Authorization in js side contains at least two layers of meaning, whether user is qualifed and whether qualified user has the permission to the resource he is asking for.

So for each request, we will check whether he has logged in or not. If not, user will be redirected to login page. For any qualifed user, we need to check whether he has the corresponding permission. If not, redirect him to login page.

Here is the design for the workflow:

1. If user wants to visit login/register page, then simply open the resource for him.

2. If user wants to visit other resource, then check whether he has logged in.

• If not, then redirect him to login page
• If user has logged in, then check his permission

But the final implementation is a little different from the original design:

1. If user wants to visit login/register page, then simply open the resource for him.

2. If user wants to visit other resource, then check whether userService is empty and session is active. When user logged in, the userService will be filled with user’s profile which means if userService is not empty, user must have logged in. When user logged in, the session will be filled with some identity which means if session is still active, user must have logged in. The difference between userService and Session is the former is in JS side and the latter is in Server side. So we will check the former before ask for the session.

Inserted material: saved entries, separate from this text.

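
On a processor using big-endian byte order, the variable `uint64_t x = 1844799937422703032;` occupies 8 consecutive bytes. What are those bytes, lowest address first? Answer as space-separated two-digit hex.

1844799937422703032 in hexadecimal, padded to 64 bits, is 0x199A0BC4D7BE39B8.
Split into bytes (most-significant first): 19 9A 0B C4 D7 BE 39 B8.
Big-endian: lowest address holds the most-significant byte.
So the memory order matches the most-significant-first order: 19 9A 0B C4 D7 BE 39 B8.

19 9A 0B C4 D7 BE 39 B8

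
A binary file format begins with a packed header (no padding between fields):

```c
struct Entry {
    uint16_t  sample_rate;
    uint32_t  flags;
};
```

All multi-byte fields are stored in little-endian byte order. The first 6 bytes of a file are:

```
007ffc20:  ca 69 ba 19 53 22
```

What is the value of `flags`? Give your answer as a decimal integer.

575871418

`flags` follows `sample_rate` (2 bytes), so it starts at byte offset 2 and occupies 4 bytes.
Bytes at offsets 2..5: BA 19 53 22.
In little-endian order the low byte comes first in memory.
Reassemble most-significant byte first: 22 53 19 BA → 0x225319BA.
0x225319BA = 575871418.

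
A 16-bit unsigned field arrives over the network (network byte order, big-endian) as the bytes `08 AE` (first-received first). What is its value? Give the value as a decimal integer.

2222

Big-endian: lowest address holds the most-significant byte.
The bytes are already most-significant first: 0x08AE.
0x08AE = 2222.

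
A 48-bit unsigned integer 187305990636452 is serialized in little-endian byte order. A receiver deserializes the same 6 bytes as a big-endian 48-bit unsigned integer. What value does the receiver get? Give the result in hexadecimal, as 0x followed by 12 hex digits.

187305990636452 in 48-bit hexadecimal is 0xAA5A930943A4.
Stored little-endian, the bytes at ascending addresses are A4 43 09 93 5A AA.
Read back as big-endian, the last byte is least significant, giving 0xA44309935AAA.

0xA44309935AAA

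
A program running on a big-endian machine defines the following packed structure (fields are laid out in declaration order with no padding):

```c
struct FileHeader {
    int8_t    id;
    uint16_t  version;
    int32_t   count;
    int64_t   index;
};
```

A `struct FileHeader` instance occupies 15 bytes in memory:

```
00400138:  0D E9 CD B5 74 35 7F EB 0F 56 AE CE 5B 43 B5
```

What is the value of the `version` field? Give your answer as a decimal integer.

59853

`version` follows `id` (1 byte), so it starts at byte offset 1 and occupies 2 bytes.
Bytes at offsets 1..2: E9 CD.
Big-endian: lowest address holds the most-significant byte.
The bytes are already most-significant first: 0xE9CD.
0xE9CD = 59853.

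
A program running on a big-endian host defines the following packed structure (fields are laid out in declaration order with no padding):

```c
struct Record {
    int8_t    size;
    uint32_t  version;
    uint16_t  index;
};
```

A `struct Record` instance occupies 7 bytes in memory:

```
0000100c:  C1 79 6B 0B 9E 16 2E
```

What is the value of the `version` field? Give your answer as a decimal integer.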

• If userService is not empty, then check user’s permission to decide which page will be directed? login page or other resource?
• If userService is empty, then check user’s session. If it is active, then check user’s permission.
• If userService is empty, so is session, then simply redirect the user to login page
  When user logged in then refresh the page or open a new tag, then userService is empty while the session is still active

1. If user has logged in, then check whether he has the permission to access the resource

• If permission deny, then simply redirect the user to login page
• If permission allow but userService is empty, then retrieve user’s profile back to userService and return the resource to user.
• If permission allow and userService is not empty, then return the resource to user.

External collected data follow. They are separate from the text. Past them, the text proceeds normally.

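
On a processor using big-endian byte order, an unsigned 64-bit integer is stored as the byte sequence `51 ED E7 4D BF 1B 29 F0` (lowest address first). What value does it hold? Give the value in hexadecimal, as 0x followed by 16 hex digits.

0x51EDE74DBF1B29F0

Big-endian stores the most-significant byte at the lowest address.
The bytes are already most-significant first: 0x51EDE74DBF1B29F0.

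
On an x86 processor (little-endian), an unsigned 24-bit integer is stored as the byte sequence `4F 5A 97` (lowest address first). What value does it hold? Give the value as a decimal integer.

9919055

Little-endian stores the least-significant byte at the lowest address.
Reassemble most-significant byte first: 97 5A 4F → 0x975A4F.
0x975A4F = 9919055.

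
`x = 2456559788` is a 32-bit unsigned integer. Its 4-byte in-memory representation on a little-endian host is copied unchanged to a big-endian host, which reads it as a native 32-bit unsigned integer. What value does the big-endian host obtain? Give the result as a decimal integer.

2456559788 in 32-bit hexadecimal is 0x926C20AC.
Stored little-endian, the bytes at ascending addresses are AC 20 6C 92.
Read back as big-endian, the last byte is least significant, giving 0xAC206C92.
0xAC206C92 = 2887806098.

2887806098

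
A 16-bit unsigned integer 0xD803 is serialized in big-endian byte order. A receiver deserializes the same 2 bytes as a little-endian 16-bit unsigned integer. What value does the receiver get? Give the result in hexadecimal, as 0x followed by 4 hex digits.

Stored big-endian, the bytes at ascending addresses are D8 03.
Read back as little-endian, the first byte is least significant, giving 0x03D8.

0x03D8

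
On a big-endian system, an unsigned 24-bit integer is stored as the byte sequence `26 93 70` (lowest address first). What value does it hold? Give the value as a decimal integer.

2528112

Big-endian: lowest address holds the most-significant byte.
The bytes are already most-significant first: 0x269370.
0x269370 = 2528112.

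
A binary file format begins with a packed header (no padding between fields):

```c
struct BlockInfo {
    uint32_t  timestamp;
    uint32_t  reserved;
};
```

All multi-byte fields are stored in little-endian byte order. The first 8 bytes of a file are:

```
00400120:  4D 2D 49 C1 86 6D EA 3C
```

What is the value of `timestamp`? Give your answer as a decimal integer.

3242798413

`timestamp` is the first field, at byte offset 0, occupying 4 bytes.
Bytes at offsets 0..3: 4D 2D 49 C1.
Little-endian stores the least-significant byte at the lowest address.
Reassemble most-significant byte first: C1 49 2D 4D → 0xC1492D4D.
0xC1492D4D = 3242798413.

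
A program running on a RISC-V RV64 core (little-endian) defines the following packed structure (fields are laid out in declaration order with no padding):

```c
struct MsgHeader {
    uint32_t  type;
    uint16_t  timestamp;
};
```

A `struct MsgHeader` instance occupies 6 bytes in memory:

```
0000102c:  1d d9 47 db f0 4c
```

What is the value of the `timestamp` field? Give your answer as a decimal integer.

`timestamp` follows `type` (4 bytes), so it starts at byte offset 4 and occupies 2 bytes.
Bytes at offsets 4..5: F0 4C.
In little-endian order the low byte comes first in memory.
Reassemble most-significant byte first: 4C F0 → 0x4CF0.
0x4CF0 = 19696.

19696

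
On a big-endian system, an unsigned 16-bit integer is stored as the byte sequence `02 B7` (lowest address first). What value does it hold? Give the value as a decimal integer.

695

Big-endian stores the most-significant byte at the lowest address.
The bytes are already most-significant first: 0x02B7.
0x02B7 = 695.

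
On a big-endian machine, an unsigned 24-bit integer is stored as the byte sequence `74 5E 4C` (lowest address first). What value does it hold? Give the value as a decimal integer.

Big-endian: lowest address holds the most-significant byte.
The bytes are already most-significant first: 0x745E4C.
0x745E4C = 7626316.

7626316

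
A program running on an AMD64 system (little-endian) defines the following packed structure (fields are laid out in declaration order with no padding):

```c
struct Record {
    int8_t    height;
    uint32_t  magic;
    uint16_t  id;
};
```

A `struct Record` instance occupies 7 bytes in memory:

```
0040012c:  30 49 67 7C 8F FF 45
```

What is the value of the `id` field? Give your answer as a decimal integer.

`id` follows `height` (1 B), `magic` (4 B), so it starts at offset 1 + 4 = 5 and occupies 2 bytes.
Bytes at offsets 5..6: FF 45.
Little-endian: lowest address holds the least-significant byte.
Reassemble most-significant byte first: 45 FF → 0x45FF.
0x45FF = 17919.

17919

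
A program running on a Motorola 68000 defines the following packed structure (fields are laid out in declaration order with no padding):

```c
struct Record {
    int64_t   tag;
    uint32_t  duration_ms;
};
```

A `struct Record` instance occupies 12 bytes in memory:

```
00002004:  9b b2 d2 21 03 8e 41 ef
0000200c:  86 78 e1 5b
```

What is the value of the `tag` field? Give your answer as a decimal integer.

-7227483412740816401

`tag` is the first field, at byte offset 0, occupying 8 bytes.
Bytes at offsets 0..7: 9B B2 D2 21 03 8E 41 EF.
Big-endian stores the most-significant byte at the lowest address.
The bytes are already most-significant first: 0x9BB2D221038E41EF.
Top bit is set, so as a signed 64-bit value this is 0x9BB2D221038E41EF − 2^64 = -7227483412740816401.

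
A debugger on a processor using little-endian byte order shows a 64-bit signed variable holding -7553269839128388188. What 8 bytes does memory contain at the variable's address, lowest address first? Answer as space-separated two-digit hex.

Two's complement of -7553269839128388188 in 64 bits: 7553269839128388188 = 0x68D29AE655EB625C; invert → 0x972D6519AA149DA3; add 1 → 0x972D6519AA149DA4.
Split into bytes (most-significant first): 97 2D 65 19 AA 14 9D A4.
Little-endian: lowest address holds the least-significant byte.
So at ascending addresses the bytes are A4 9D 14 AA 19 65 2D 97.

A4 9D 14 AA 19 65 2D 97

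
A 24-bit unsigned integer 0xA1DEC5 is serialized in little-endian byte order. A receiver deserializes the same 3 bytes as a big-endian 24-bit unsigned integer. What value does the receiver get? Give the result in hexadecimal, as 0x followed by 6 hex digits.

Stored little-endian, the bytes at ascending addresses are C5 DE A1.
Read back as big-endian, the last byte is least significant, giving 0xC5DEA1.

0xC5DEA1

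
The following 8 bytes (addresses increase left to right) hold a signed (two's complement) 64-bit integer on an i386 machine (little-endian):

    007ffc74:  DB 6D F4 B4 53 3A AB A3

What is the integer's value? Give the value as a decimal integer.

Little-endian: lowest address holds the least-significant byte.
Reassemble most-significant byte first: A3 AB 3A 53 B4 F4 6D DB → 0xA3AB3A53B4F46DDB.
Top bit is set, so as a signed 64-bit value this is 0xA3AB3A53B4F46DDB − 2^64 = -6653159893317161509.

-6653159893317161509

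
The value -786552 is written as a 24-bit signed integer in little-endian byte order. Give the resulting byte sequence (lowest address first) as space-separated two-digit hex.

Two's complement of -786552 in 24 bits: 786552 = 0x0C0078; invert → 0xF3FF87; add 1 → 0xF3FF88.
Split into bytes (most-significant first): F3 FF 88.
Little-endian stores the least-significant byte at the lowest address.
So at ascending addresses the bytes are 88 FF F3.

88 FF F3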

In order to intercept each request, I listen for RouteChangeStart event. In this event, I will check whether userService is empty before any request go further.

If userService is empty, then event AUTH_EVENTS.USER_AUTHENTICATION will be broadcasted which will sent an request to backend to check whether the session is active and return user’s profile if session is proved still active.

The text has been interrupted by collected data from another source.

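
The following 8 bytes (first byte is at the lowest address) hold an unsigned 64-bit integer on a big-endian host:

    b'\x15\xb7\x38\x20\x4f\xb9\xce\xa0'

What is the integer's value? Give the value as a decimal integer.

1564781106962222752

Big-endian stores the most-significant byte at the lowest address.
The bytes are already most-significant first: 0x15B738204FB9CEA0.
0x15B738204FB9CEA0 = 1564781106962222752.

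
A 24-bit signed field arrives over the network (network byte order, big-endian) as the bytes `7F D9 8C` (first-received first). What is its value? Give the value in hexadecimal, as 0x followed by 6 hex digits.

Big-endian stores the most-significant byte at the lowest address.
The bytes are already most-significant first: 0x7FD98C.

0x7FD98C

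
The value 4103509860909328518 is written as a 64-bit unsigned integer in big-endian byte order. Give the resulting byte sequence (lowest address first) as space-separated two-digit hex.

4103509860909328518 in hexadecimal, padded to 64 bits, is 0x38F2987A27D02886.
Split into bytes (most-significant first): 38 F2 98 7A 27 D0 28 86.
Big-endian: lowest address holds the most-significant byte.
So the memory order matches the most-significant-first order: 38 F2 98 7A 27 D0 28 86.

38 F2 98 7A 27 D0 28 86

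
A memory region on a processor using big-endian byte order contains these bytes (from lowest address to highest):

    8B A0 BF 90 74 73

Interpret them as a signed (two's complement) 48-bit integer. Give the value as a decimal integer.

Big-endian: lowest address holds the most-significant byte.
The bytes are already most-significant first: 0x8BA0BF907473.
Top bit is set, so as a signed 48-bit value this is 0x8BA0BF907473 − 2^48 = -127952451767181.

-127952451767181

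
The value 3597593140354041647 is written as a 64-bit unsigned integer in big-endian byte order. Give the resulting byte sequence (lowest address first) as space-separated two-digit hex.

3597593140354041647 in hexadecimal, padded to 64 bits, is 0x31ED37E6792F472F.
Split into bytes (most-significant first): 31 ED 37 E6 79 2F 47 2F.
Big-endian stores the most-significant byte at the lowest address.
So the memory order matches the most-significant-first order: 31 ED 37 E6 79 2F 47 2F.

31 ED 37 E6 79 2F 47 2F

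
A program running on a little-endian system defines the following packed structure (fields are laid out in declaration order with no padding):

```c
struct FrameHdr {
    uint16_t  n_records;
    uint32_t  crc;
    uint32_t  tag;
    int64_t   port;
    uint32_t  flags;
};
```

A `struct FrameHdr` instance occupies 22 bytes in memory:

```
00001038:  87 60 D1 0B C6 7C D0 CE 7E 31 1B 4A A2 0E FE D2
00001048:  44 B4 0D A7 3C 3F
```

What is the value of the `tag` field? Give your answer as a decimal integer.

`tag` follows `n_records` (2 B), `crc` (4 B), so it starts at offset 2 + 4 = 6 and occupies 4 bytes.
Bytes at offsets 6..9: D0 CE 7E 31.
Little-endian stores the least-significant byte at the lowest address.
Reassemble most-significant byte first: 31 7E CE D0 → 0x317ECED0.
0x317ECED0 = 830394064.

830394064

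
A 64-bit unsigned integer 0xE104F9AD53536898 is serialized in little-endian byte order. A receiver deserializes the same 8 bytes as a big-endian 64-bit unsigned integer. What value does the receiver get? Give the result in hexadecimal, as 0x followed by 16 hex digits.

Stored little-endian, the bytes at ascending addresses are 98 68 53 53 AD F9 04 E1.
Read back as big-endian, the last byte is least significant, giving 0x98685353ADF904E1.

0x98685353ADF904E1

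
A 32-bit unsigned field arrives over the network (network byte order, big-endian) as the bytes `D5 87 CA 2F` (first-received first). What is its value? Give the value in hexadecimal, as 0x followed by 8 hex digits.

Big-endian stores the most-significant byte at the lowest address.
The bytes are already most-significant first: 0xD587CA2F.

0xD587CA2F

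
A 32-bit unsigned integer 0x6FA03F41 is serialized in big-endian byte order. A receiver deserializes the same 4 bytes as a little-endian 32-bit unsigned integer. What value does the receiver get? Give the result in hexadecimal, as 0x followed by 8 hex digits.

Stored big-endian, the bytes at ascending addresses are 6F A0 3F 41.
Read back as little-endian, the first byte is least significant, giving 0x413FA06F.

0x413FA06F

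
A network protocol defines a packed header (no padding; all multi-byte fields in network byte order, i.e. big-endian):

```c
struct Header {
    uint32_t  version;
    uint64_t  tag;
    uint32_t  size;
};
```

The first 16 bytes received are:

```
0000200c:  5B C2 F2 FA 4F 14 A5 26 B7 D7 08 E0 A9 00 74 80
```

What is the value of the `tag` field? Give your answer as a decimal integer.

5698361014242183392

`tag` follows `version` (4 bytes), so it starts at byte offset 4 and occupies 8 bytes.
Bytes at offsets 4..11: 4F 14 A5 26 B7 D7 08 E0.
Big-endian stores the most-significant byte at the lowest address.
The bytes are already most-significant first: 0x4F14A526B7D708E0.
0x4F14A526B7D708E0 = 5698361014242183392.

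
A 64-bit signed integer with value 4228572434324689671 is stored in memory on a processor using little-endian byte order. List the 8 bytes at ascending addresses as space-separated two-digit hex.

07 93 EE 9E 39 E8 AE 3A

4228572434324689671 in hexadecimal, padded to 64 bits, is 0x3AAEE8399EEE9307.
Split into bytes (most-significant first): 3A AE E8 39 9E EE 93 07.
Little-endian stores the least-significant byte at the lowest address.
So at ascending addresses the bytes are 07 93 EE 9E 39 E8 AE 3A.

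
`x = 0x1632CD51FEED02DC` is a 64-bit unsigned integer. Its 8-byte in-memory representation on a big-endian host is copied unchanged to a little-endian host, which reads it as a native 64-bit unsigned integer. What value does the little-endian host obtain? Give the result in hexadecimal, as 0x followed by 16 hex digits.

0xDC02EDFE51CD3216

Stored big-endian, the bytes at ascending addresses are 16 32 CD 51 FE ED 02 DC.
Read back as little-endian, the first byte is least significant, giving 0xDC02EDFE51CD3216.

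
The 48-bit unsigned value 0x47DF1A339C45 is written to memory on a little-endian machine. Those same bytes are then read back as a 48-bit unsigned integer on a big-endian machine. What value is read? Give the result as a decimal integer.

Stored little-endian, the bytes at ascending addresses are 45 9C 33 1A DF 47.
Read back as big-endian, the last byte is least significant, giving 0x459C331ADF47.
0x459C331ADF47 = 76537174613831.

76537174613831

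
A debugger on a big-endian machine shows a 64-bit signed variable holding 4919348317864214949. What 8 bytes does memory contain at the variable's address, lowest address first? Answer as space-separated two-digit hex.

44 45 09 3B 34 B6 41 A5

4919348317864214949 in hexadecimal, padded to 64 bits, is 0x4445093B34B641A5.
Split into bytes (most-significant first): 44 45 09 3B 34 B6 41 A5.
In big-endian order the high byte comes first in memory.
So the memory order matches the most-significant-first order: 44 45 09 3B 34 B6 41 A5.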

If everything goes well, then the user’s profile will be set into userService and event AUTH_EVENTS.LOGIN_SUCCESS will be broadcasted.

User information and User preference

Use userService to intialize the welcome page for more user friendly. More detail please see annotation.

Route Control

Before authentication/authorization, we need to write down where user wants to go so that we can redirect him to his destination.

When routeChangeStart broadcasts event AUTH_EVENTS.USER_AUTHENTICATION, the original path will be sent along with the event. So I store it into LocationService.

If authentication/authorization failed, then user will be simply redirected to login page.

If not, locationService.pathToTargetLocation();$route.reload(); will redirect the user to his destination.

Session timeout

Backend will check whether session has been timed out, whether session is from the same IP, whether session is from the same browser, etc, for each request.

If session is proved invalid, then response with 401 will be return, then an relogin dialog will be prompt to ask user to log in again to activate his session.

Finally, you will see the welcome page.